(37話前の話。捏造)


流れ変わる景色を見ながら南沢は誰にでもなくため息をつく。
いや、ため息というよりかは張り詰めていた空気を逃した。
そういったのが正しいのかもしれない。
ガタンガタンと少し荒々しい運転で電車は走る。
四人掛けのボックス席。斜め前には一緒に来た兵頭が座っている。
景色が早々と移り変わり、そして南沢の故郷の景色に近づいてきた。
揺れる電車は南沢と兵頭を、雷門町へと運んでいった。


南沢は、雷門を恨んでいた。
いや、恨んでいたとは少し違う。
雷門を、雷門サッカー部の事はついていけないと思ったが恨んでいるわけでは無かった。
ただ自分の考えや、その他色々な感情が雷門サッカー部とすれ違いおいていかれた。
南沢は当初それを認めたくなく、自分は正しいのだとその一心で故郷を離れたのだ。
自分が背負ってきた10番をフィフスセクターからやって来た一年が着けていた事も、他の奴らが革命に賛同し始めた事も。
それは南沢にとって遠く離れた月山国光に行く決心を決めるきっかけとなった。

元から月山国光に転入するという話は出てたのだ。
父親の仕事の都合。ただ両親は息子が三年という事を気遣い、始めは父親だけが向こうに行く手筈だった。
しかし、革命が始まり南沢は部をやめ、両親に自分もついていく事を話した。
父親は一言いいのか?と聞き南沢はそれに黙って頷いた。
そうして南沢は月山国光へと転入する事となった。
月山国光へ転入後、それなりに色々あったにはあったのだが、ここは割愛させていただく。

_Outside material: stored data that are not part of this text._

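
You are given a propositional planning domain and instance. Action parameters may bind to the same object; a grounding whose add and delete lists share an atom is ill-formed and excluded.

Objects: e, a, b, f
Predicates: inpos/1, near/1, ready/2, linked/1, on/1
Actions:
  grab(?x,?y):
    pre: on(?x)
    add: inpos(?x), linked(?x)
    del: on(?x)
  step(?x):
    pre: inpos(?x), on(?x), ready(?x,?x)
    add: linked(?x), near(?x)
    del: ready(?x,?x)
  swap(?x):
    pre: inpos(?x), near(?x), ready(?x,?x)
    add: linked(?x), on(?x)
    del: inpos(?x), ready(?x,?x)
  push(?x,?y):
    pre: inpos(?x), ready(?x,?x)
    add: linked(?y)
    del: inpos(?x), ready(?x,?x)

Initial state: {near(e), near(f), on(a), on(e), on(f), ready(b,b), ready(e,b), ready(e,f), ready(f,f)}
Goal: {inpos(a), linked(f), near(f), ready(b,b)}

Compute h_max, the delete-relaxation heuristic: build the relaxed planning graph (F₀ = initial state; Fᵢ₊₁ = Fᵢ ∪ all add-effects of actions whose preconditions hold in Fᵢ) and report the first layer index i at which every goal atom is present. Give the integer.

F0 = init (9 atoms)
F1 = F0 ∪ {inpos(a), inpos(e), inpos(f), linked(a), linked(e), linked(f)}  (15 atoms)
goal ⊆ F1  ⇒  h_max = 1

1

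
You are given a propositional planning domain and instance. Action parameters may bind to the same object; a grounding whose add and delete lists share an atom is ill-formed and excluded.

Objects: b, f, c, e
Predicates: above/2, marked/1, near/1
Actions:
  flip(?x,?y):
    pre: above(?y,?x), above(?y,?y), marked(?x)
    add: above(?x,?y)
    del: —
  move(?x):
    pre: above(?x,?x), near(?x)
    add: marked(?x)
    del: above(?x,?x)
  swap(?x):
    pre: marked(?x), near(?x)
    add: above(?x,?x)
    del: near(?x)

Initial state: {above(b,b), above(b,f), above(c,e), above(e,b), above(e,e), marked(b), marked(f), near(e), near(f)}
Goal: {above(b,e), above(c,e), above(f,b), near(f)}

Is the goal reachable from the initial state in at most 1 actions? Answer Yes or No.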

そうして南沢は月山国光の一員として雷門イレブンと戦い、全力を出し、そして負けた。
試合前や試合中のゴチャゴチャになっていた負の感情が終わったあとにはキレイさっぱりとまではいかないが、だいぶ無くなっていた。
あるのは負けた悔しさと、それと……。
神童はいつでも待ってますといったが南沢はそれには答え無かった。
なんとなく、雷門サッカー部には戻らないとそう思ったから。

帰りにチームメイトがチラチラ南沢を見てくる。
一人や二人では無い。
もしかしたらチームメイト全員かもしれない。
月島がついに雷門に戻るのか?と聞いた。
南沢は少しだけ笑って俺のチームはここだよ。とそう言った。
そうして南沢は己のチームメイトが案外涙脆い事を、
そして彼以外のメンバーは南沢も意外と涙脆い事を知るのであった。


ここまで順を追って思い出しながら南沢は頬杖をつきながら窓に流れる景色を見ていた。
勝ち進んでいく雷門に、元雷門として、そうしてよきライバルとして彼らに出来る事は何か。
そう考えた結果、月山国光から遥々兵頭と共に雷門へと足を運ぶ事にした。
兵頭は化身使いでGKだ。
雷門がこれから勝ち進むには点を取るのは勿論守備陣がかなり要になってくる。
お人良しの元クラスメイトを強くさせよう。
雷門には勝ち進んでもらわねば困るのだ。
そのために二人は雷門に来た。
革命の手助けをしたいんだと言った南沢にチームメイトは激励の言葉を持って二人を送り出した。
だから、絶対に強くしてやる。

車内アナウンスが懐かしくも聞き慣れた駅名を流す。
網棚に乗せていた荷物を兵頭に取ってもらい、電車を降りる。
改札を出て、兵頭を引き連れ雷門へと向かっていった。